Substrate(s) with an ultra-flat metal surface is/are important in two-dimensional materials research and in nano-structure fabrication, such as, for example, especially in formation of self-assembled monolayers (SAM's). In these applications, the substrate surface roughness dominates the nano-structure and hence the properties of the materials deposited and/or formed on the substrate surface.
Currently available techniques to prepare flat metal surfaces include electron-beam physical vapor deposition, chemical-mechanical polishing, template-stripping, and thermal annealing.

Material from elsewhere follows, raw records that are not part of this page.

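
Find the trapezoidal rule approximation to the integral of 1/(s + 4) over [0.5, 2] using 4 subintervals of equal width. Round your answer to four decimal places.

Δs = (2 − 0.5)/4 = 0.375.
f(0.5) = 2/9, f(0.875) = 8/39, f(1.25) = 4/21, f(1.625) = 8/45, f(2) = 1/6.
T_4 = (Δs/2)·[f(s_0) + 2f(s_1) + 2f(s_2) + 2f(s_3) + f(s_4)].
Sum ≈ 0.2879.

0.2879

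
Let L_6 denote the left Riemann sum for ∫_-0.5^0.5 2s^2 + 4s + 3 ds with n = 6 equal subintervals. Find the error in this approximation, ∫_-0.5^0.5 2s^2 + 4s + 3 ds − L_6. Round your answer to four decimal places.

0.3241

Exact integral: ∫_-0.5^0.5 f(s) ds ≈ 3.166667.
L_6 ≈ 2.842593.
Error ≈ 3.166667 − 2.842593 ≈ 0.3241.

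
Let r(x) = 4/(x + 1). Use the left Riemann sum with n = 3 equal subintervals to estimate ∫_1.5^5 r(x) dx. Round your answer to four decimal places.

Δx = (5 − 1.5)/3 = 7/6.
Left endpoints: 1.5, 8/3, 23/6.
r(1.5) = 1.6, r(8/3) = 12/11, r(23/6) = 24/29.
Sum = Δx · [r(1.5) + r(8/3) + r(23/6)].
Sum ≈ 4.1049.

4.1049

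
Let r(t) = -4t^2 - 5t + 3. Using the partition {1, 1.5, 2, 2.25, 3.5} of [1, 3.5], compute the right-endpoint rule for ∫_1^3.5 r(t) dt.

Subinterval widths: 0.5, 0.5, 0.25, 1.25.
Right endpoints: 1.5, 2, 2.25, 3.5.
r(1.5) = -13.5, r(2) = -23, r(2.25) = -28.5, r(3.5) = -63.5.
Sum = Σ Δt_i · r(t_i).
Sum = -104.75.

-104.75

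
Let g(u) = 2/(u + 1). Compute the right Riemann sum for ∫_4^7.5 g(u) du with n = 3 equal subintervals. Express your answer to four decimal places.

Δu = (7.5 − 4)/3 = 7/6.
Right endpoints: 31/6, 19/3, 7.5.
g(31/6) = 12/37, g(19/3) = 3/11, g(7.5) = 4/17.
Sum = Δu · [g(31/6) + g(19/3) + g(7.5)].
Sum ≈ 0.9711.

0.9711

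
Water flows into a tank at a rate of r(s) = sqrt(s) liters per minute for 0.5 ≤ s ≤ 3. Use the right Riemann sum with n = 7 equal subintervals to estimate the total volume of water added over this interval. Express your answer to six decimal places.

Δs = (3 − 0.5)/7 = 5/14.
Right endpoints: 6/7, 17/14, 11/7, 27/14, 16/7, 37/14, 3.
r(6/7) ≈ 0.925820, r(17/14) ≈ 1.101946, r(11/7) ≈ 1.253566, r(27/14) ≈ 1.388730, r(16/7) ≈ 1.511858, r(37/14) ≈ 1.625687, r(3) ≈ 1.732051.
Sum = Δs · [r(6/7) + r(17/14) + r(11/7) + ...].
Sum ≈ 3.407021.

3.407021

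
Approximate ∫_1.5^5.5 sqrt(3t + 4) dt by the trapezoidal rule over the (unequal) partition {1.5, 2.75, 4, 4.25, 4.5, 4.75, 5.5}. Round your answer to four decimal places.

15.1001

Subinterval widths: 1.25, 1.25, 0.25, 0.25, 0.25, 0.75.
f(1.5) ≈ 2.9155, f(2.75) ≈ 3.5000, f(4) ≈ 4.0000, f(4.25) ≈ 4.0927, f(4.5) ≈ 4.1833, f(4.75) ≈ 4.2720, f(5.5) ≈ 4.5277.
On each subinterval the trapezoid contributes (Δt_i/2)·[f(t_{i-1}) + f(t_i)].
Sum ≈ 15.1001.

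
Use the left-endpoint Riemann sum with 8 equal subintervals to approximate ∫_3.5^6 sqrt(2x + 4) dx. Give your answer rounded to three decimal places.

9.065

Δx = (6 − 3.5)/8 = 0.3125.
Left endpoints: 3.5, 3.8125, 4.125, 4.4375, 4.75, 5.0625, 5.375, 5.6875.
f(3.5) ≈ 3.317, f(3.8125) ≈ 3.410, f(4.125) ≈ 3.500, f(4.4375) ≈ 3.588, f(4.75) ≈ 3.674, f(5.0625) ≈ 3.758, f(5.375) ≈ 3.841, f(5.6875) ≈ 3.921.
Sum = Δx · [f(3.5) + f(3.8125) + f(4.125) + ...].
Sum ≈ 9.065.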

Electron-beam physical vapor deposition involves direct physical vapor deposition (PVD) of an evaporated metal where control of the evaporation rate, and hence grain growth, can be used to control the roughness of the deposited material.
Chemical-mechanical polishing involves polishing a substrate surface wherein a slurry of an etchant is used to remove surface asperities.
Template stripping embodies evaporation of a metal onto an ultra-flat template surface followed by lift-off using an attached support to free the deposited metal layer for further use.
Thermal annealing is used to induce atom mobility and hence minimize grain boundaries of deposited material and can be used together with other techniques, such as template stripping, to provide smooth flat substrate surfaces.
However, there is a need for a method for preparing an ultra-flat metal surface that is improved over existing techniques. Since surface morphology affects the performance and structure of such devices, there also is need for surfaces whose roughness can be readily tuned and their morphology (defect density, mechanical properties, grain sizes, defect types, defect sizes) are controlled.